A sense of progressing dread manifests within the listener, keeping them locked in, entranced by the chilling timbre.

The first minute consists of what I can only describe as ‘spooky noises’ (technical term), before a dissonant chord shatters the tense atmosphere that had been steadily growing. After comes a series of pleasant sounding chords, which wouldn’t sound amiss in one of Reznor’s other soundtracks, such as The Social Network. In this context however, the dissonance between the soft plucks of the piano strings and the other ‘spooky noises’ only heighten the unease.

From then, the duo use Carpenter’s main piano riff as a framework to build their own sound upon. Through introducing various sounds and textures throughout the course of the song, a sense of progressing dread manifests within the listener, keeping them locked in, entranced by the chilling timbre of the music.

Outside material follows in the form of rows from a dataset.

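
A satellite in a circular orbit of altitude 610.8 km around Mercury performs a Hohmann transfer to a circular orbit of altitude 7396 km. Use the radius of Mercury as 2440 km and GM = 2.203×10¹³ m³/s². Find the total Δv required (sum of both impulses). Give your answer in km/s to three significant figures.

Δv_total ≈ 1.10 km/s

r₁ = 2440 + 610.8 = 3050.8 km = 3.0508×10⁶ m.
r₂ = 2440 + 7396 = 9836.0 km = 9.8360×10⁶ m.
Transfer ellipse a_t = (r₁ + r₂)/2 = 6.443×10⁶ m.
At r₁: circular v_c1 = √(μ/r₁) = 2687 m/s; transfer-periherm v_p = √[μ(2/r₁ − 1/a_t)] = 3320 m/s.
Δv₁ = v_p − v_c1 = 632.9 m/s.
At r₂: circular v_c2 = √(μ/r₂) = 1497 m/s; transfer-apoherm v_a = √[μ(2/r₂ − 1/a_t)] = 1030 m/s.
Δv₂ = v_c2 − v_a = 466.8 m/s.
Total Δv = Δv₁ + Δv₂ = 1100 m/s = 1.100 km/s.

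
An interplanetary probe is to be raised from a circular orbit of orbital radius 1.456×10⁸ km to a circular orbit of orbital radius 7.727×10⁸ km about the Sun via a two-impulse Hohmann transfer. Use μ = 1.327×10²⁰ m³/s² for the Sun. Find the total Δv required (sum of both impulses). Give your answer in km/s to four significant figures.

r₁ = 1.456×10⁸ km = 1.456×10¹¹ m.
r₂ = 7.727×10⁸ km = 7.727×10¹¹ m.
Transfer ellipse a_t = (r₁ + r₂)/2 = 4.592×10¹¹ m.
At r₁: circular v_c1 = √(μ/r₁) = 30190 m/s; transfer-perihelion v_p = √[μ(2/r₁ − 1/a_t)] = 39160 m/s.
Δv₁ = v_p − v_c1 = 8974 m/s.
At r₂: circular v_c2 = √(μ/r₂) = 13100 m/s; transfer-aphelion v_a = √[μ(2/r₂ − 1/a_t)] = 7380 m/s.
Δv₂ = v_c2 − v_a = 5725 m/s.
Total Δv = Δv₁ + Δv₂ = 14700 m/s = 14.70 km/s.

Δv_total ≈ 14.70 km/s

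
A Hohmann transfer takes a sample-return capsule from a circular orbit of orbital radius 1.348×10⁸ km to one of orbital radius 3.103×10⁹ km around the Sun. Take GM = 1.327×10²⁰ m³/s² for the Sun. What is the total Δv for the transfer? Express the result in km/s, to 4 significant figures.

Δv_total ≈ 16.72 km/s

r₁ = 1.348×10⁸ km = 1.348×10¹¹ m.
r₂ = 3.103×10⁹ km = 3.103×10¹² m.
Transfer ellipse a_t = (r₁ + r₂)/2 = 1.619×10¹² m.
At r₁: circular v_c1 = √(μ/r₁) = 31380 m/s; transfer-perihelion v_p = √[μ(2/r₁ − 1/a_t)] = 43440 m/s.
Δv₁ = v_p − v_c1 = 12060 m/s.
At r₂: circular v_c2 = √(μ/r₂) = 6540 m/s; transfer-aphelion v_a = √[μ(2/r₂ − 1/a_t)] = 1887 m/s.
Δv₂ = v_c2 − v_a = 4652 m/s.
Total Δv = Δv₁ + Δv₂ = 16720 m/s = 16.72 km/s.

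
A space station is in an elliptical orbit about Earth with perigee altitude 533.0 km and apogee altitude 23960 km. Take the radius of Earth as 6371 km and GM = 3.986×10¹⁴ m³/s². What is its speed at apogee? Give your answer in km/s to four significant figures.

r_p = 6371 + 533.0 = 6904.0 km = 6.9040×10⁶ m.
r_a = 6371 + 23960 = 30331 km = 3.0331×10⁷ m.
Semi-major axis a = (r_p + r_a)/2 = 18618 km = 1.862×10⁷ m.
Vis-viva: v² = μ(2/r − 1/a) = 3.986×10¹⁴ × (6.594×10⁻⁸ − 5.371×10⁻⁸) = 4.873×10⁶ m²/s².
v = 2208 m/s = 2.208 km/s.

v ≈ 2.208 km/s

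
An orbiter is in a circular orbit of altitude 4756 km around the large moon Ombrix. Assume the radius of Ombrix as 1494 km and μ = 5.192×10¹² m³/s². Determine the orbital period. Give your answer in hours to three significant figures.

T ≈ 12.0 hours

r = 1494 + 4756 = 6250.0 km = 6.2500×10⁶ m.
Kepler's third law: T = 2π√(r³/μ) = 2π√((6.250×10⁶)³ / 5.192×10¹²).
r³/μ = 4.702×10⁷ s², so T = 2π × 6.857×10³ = 4.309×10⁴ s.
Converting: 4.309×10⁴ s ÷ 3600 = 11.97 hours.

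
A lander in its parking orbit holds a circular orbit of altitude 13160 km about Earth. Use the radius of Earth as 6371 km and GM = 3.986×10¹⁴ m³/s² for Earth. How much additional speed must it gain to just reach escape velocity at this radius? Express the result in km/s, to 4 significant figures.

Δv ≈ 1.871 km/s

r = 6371 + 13160 = 19531 km = 1.9531×10⁷ m.
Circular speed v_c = √(μ/r) = 4518 m/s.
Escape speed v_esc = √(2μ/r) = √2 × v_c = 6389 m/s.
Δv = v_esc − v_c = 1871 m/s = 1.871 km/s.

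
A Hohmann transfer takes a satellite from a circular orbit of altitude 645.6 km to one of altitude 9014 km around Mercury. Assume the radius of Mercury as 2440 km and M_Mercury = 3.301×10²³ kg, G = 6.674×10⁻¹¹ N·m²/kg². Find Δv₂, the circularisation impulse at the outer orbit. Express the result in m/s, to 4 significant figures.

Δv ≈ 483.3 m/s

μ = GM = 6.674×10⁻¹¹ × 3.301×10²³ = 2.203×10¹³ m³/s².
r₁ = 2440 + 645.6 = 3085.6 km = 3.0856×10⁶ m.
r₂ = 2440 + 9014 = 11454 km = 1.1454×10⁷ m.
Transfer ellipse a_t = (r₁ + r₂)/2 = 7.270×10⁶ m.
At r₁: circular v_c1 = √(μ/r₁) = 2672 m/s; transfer-periherm v_p = √[μ(2/r₁ − 1/a_t)] = 3354 m/s.
At r₂: circular v_c2 = √(μ/r₂) = 1387 m/s; transfer-apoherm v_a = √[μ(2/r₂ − 1/a_t)] = 903.5 m/s.
Δv₂ = v_c2 − v_a = 483.3 m/s.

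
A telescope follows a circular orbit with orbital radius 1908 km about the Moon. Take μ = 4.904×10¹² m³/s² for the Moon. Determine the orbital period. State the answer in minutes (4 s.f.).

T ≈ 124.6 minutes

r = 1908 km = 1.908×10⁶ m.
Kepler's third law: T = 2π√(r³/μ) = 2π√((1.908×10⁶)³ / 4.904×10¹²).
r³/μ = 1.416×10⁶ s², so T = 2π × 1.190×10³ = 7.478×10³ s.
Converting: 7.478×10³ s ÷ 60.00 = 124.6 minutes.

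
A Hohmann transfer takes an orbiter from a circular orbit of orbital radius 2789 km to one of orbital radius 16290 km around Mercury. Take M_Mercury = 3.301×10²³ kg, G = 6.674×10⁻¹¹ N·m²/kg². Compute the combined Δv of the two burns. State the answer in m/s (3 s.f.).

Δv_total ≈ 1400 m/s

μ = GM = 6.674×10⁻¹¹ × 3.301×10²³ = 2.203×10¹³ m³/s².
r₁ = 2789 km = 2.789×10⁶ m.
r₂ = 16290 km = 1.629×10⁷ m.
Transfer ellipse a_t = (r₁ + r₂)/2 = 9.540×10⁶ m.
At r₁: circular v_c1 = √(μ/r₁) = 2811 m/s; transfer-periherm v_p = √[μ(2/r₁ − 1/a_t)] = 3673 m/s.
Δv₁ = v_p − v_c1 = 862.2 m/s.
At r₂: circular v_c2 = √(μ/r₂) = 1163 m/s; transfer-apoherm v_a = √[μ(2/r₂ − 1/a_t)] = 628.8 m/s.
Δv₂ = v_c2 − v_a = 534.1 m/s.
Total Δv = Δv₁ + Δv₂ = 1396 m/s.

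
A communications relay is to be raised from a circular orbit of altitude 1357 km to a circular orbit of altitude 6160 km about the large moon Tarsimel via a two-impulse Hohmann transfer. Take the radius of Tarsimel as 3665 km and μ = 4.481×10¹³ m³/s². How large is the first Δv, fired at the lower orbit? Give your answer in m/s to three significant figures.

Δv ≈ 449 m/s

r₁ = 3665 + 1357 = 5022.0 km = 5.0220×10⁶ m.
r₂ = 3665 + 6160 = 9825.0 km = 9.8250×10⁶ m.
Transfer ellipse a_t = (r₁ + r₂)/2 = 7.424×10⁶ m.
At r₁: circular v_c1 = √(μ/r₁) = 2987 m/s; transfer-periapsis v_p = √[μ(2/r₁ − 1/a_t)] = 3436 m/s.
Δv₁ = v_p − v_c1 = 449.4 m/s.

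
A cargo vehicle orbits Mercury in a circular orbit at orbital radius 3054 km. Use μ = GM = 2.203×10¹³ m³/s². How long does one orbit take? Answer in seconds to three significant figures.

r = 3054 km = 3.054×10⁶ m.
Kepler's third law: T = 2π√(r³/μ) = 2π√((3.054×10⁶)³ / 2.203×10¹³).
r³/μ = 1.293×10⁶ s², so T = 2π × 1.137×10³ = 7.145×10³ s.

T ≈ 7140 seconds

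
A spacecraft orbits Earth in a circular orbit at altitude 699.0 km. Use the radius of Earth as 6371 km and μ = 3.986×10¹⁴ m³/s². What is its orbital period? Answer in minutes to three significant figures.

T ≈ 98.6 minutes

r = 6371 + 699.0 = 7070.0 km = 7.0700×10⁶ m.
Kepler's third law: T = 2π√(r³/μ) = 2π√((7.070×10⁶)³ / 3.986×10¹⁴).
r³/μ = 8.866×10⁵ s², so T = 2π × 9.416×10² = 5.916×10³ s.
Converting: 5.916×10³ s ÷ 60.00 = 98.60 minutes.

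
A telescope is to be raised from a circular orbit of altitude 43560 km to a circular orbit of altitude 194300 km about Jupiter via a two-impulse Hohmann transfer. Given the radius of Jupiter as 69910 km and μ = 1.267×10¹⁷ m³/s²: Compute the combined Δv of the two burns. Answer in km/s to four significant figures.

r₁ = 69910 + 43560 = 113470 km = 1.1347×10⁸ m.
r₂ = 69910 + 194300 = 264210 km = 2.6421×10⁸ m.
Transfer ellipse a_t = (r₁ + r₂)/2 = 1.888×10⁸ m.
At r₁: circular v_c1 = √(μ/r₁) = 33420 m/s; transfer-perijove v_p = √[μ(2/r₁ − 1/a_t)] = 39530 m/s.
Δv₁ = v_p − v_c1 = 6110 m/s.
At r₂: circular v_c2 = √(μ/r₂) = 21900 m/s; transfer-apojove v_a = √[μ(2/r₂ − 1/a_t)] = 16970 m/s.
Δv₂ = v_c2 − v_a = 4924 m/s.
Total Δv = Δv₁ + Δv₂ = 11030 m/s = 11.03 km/s.

Δv_total ≈ 11.03 km/s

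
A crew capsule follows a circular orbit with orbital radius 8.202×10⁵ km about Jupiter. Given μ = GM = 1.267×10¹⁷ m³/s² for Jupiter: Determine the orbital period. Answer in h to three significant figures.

T ≈ 115 h

r = 8.202×10⁵ km = 8.202×10⁸ m.
Kepler's third law: T = 2π√(r³/μ) = 2π√((8.202×10⁸)³ / 1.267×10¹⁷).
r³/μ = 4.355×10⁹ s², so T = 2π × 6.599×10⁴ = 4.146×10⁵ s.
Converting: 4.146×10⁵ s ÷ 3600 = 115.2 h.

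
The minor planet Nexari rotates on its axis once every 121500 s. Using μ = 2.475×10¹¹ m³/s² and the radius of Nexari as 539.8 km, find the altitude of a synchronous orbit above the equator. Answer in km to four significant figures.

A synchronous orbit has period T, so by Kepler's third law a = (μT²/4π²)^(1/3).
μT²/4π² = 2.475×10¹¹ × (1.215×10⁵)² / 39.48 = 9.255×10¹⁹ m³.
a = 4.523×10⁶ m = 4523.3 km.
Altitude h = a − R = 4523.3 − 539.8 = 3983.5 km.

h_sync ≈ 3984 km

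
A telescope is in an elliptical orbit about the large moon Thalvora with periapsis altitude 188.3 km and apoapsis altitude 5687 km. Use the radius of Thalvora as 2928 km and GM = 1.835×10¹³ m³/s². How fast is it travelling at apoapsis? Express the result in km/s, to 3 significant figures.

v ≈ 1.06 km/s

r_p = 2928 + 188.3 = 3116.3 km = 3.1163×10⁶ m.
r_a = 2928 + 5687 = 8615.0 km = 8.6150×10⁶ m.
Semi-major axis a = (r_p + r_a)/2 = 5865.6 km = 5.866×10⁶ m.
Vis-viva: v² = μ(2/r − 1/a) = 1.835×10¹³ × (2.322×10⁻⁷ − 1.705×10⁻⁷) = 1.132×10⁶ m²/s².
v = 1064 m/s = 1.064 km/s.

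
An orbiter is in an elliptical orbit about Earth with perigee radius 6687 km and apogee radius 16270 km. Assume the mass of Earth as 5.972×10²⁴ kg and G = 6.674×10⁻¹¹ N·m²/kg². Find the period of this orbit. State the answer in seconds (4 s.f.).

μ = GM = 6.674×10⁻¹¹ × 5.972×10²⁴ = 3.986×10¹⁴ m³/s².
Semi-major axis a = (r_p + r_a)/2 = (6687.0 + 16270)/2 = 11478 km = 1.148×10⁷ m.
By Kepler's third law T = 2π√(a³/μ) = 2π × 1.948×10³ = 1.224×10⁴ s.

T ≈ 12240 seconds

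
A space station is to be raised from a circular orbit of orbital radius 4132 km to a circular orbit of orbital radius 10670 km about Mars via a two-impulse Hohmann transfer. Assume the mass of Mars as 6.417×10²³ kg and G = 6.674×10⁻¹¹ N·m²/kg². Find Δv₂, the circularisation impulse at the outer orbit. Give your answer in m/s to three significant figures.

μ = GM = 6.674×10⁻¹¹ × 6.417×10²³ = 4.283×10¹³ m³/s².
r₁ = 4132 km = 4.132×10⁶ m.
r₂ = 10670 km = 1.067×10⁷ m.
Transfer ellipse a_t = (r₁ + r₂)/2 = 7.401×10⁶ m.
At r₁: circular v_c1 = √(μ/r₁) = 3219 m/s; transfer-periapsis v_p = √[μ(2/r₁ − 1/a_t)] = 3866 m/s.
At r₂: circular v_c2 = √(μ/r₂) = 2003 m/s; transfer-apoapsis v_a = √[μ(2/r₂ − 1/a_t)] = 1497 m/s.
Δv₂ = v_c2 − v_a = 506.5 m/s.

Δv ≈ 506 m/s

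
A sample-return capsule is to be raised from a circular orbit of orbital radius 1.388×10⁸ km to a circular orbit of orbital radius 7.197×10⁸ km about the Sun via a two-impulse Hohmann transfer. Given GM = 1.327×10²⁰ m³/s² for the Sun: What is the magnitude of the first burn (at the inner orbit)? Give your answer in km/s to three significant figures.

Δv ≈ 9.12 km/s

r₁ = 1.388×10⁸ km = 1.388×10¹¹ m.
r₂ = 7.197×10⁸ km = 7.197×10¹¹ m.
Transfer ellipse a_t = (r₁ + r₂)/2 = 4.292×10¹¹ m.
At r₁: circular v_c1 = √(μ/r₁) = 30920 m/s; transfer-perihelion v_p = √[μ(2/r₁ − 1/a_t)] = 40040 m/s.
Δv₁ = v_p − v_c1 = 9117 m/s.
= 9.117 km/s.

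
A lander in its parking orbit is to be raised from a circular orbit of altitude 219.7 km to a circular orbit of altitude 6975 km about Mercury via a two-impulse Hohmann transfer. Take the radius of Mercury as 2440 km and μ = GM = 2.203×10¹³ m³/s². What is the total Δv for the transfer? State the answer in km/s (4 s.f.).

Δv_total ≈ 1.230 km/s

r₁ = 2440 + 219.7 = 2659.7 km = 2.6597×10⁶ m.
r₂ = 2440 + 6975 = 9415.0 km = 9.4150×10⁶ m.
Transfer ellipse a_t = (r₁ + r₂)/2 = 6.037×10⁶ m.
At r₁: circular v_c1 = √(μ/r₁) = 2878 m/s; transfer-periherm v_p = √[μ(2/r₁ − 1/a_t)] = 3594 m/s.
Δv₁ = v_p − v_c1 = 716.0 m/s.
At r₂: circular v_c2 = √(μ/r₂) = 1530 m/s; transfer-apoherm v_a = √[μ(2/r₂ − 1/a_t)] = 1015 m/s.
Δv₂ = v_c2 − v_a = 514.4 m/s.
Total Δv = Δv₁ + Δv₂ = 1230 m/s = 1.230 km/s.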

The entire song builds up to an exciting climax; after roughly 6 minutes, the tempo starts to pick up, and you can really hear the Nine Inch Nails side of Reznor and Ross kick in. Thumping drums and rolling synths slowly fade in, bringing all the harsh noise one would expect from an industrial rock track, all set to Carpenter’s original and iconic theme.

Not something that would sound out of place on a goth night in any alternative club, the last 2 minutes of this track provide a sense of cathartic release after all the creepiness that preceded. This track will have you looking over your shoulder at the beginning, and headbanging by the end.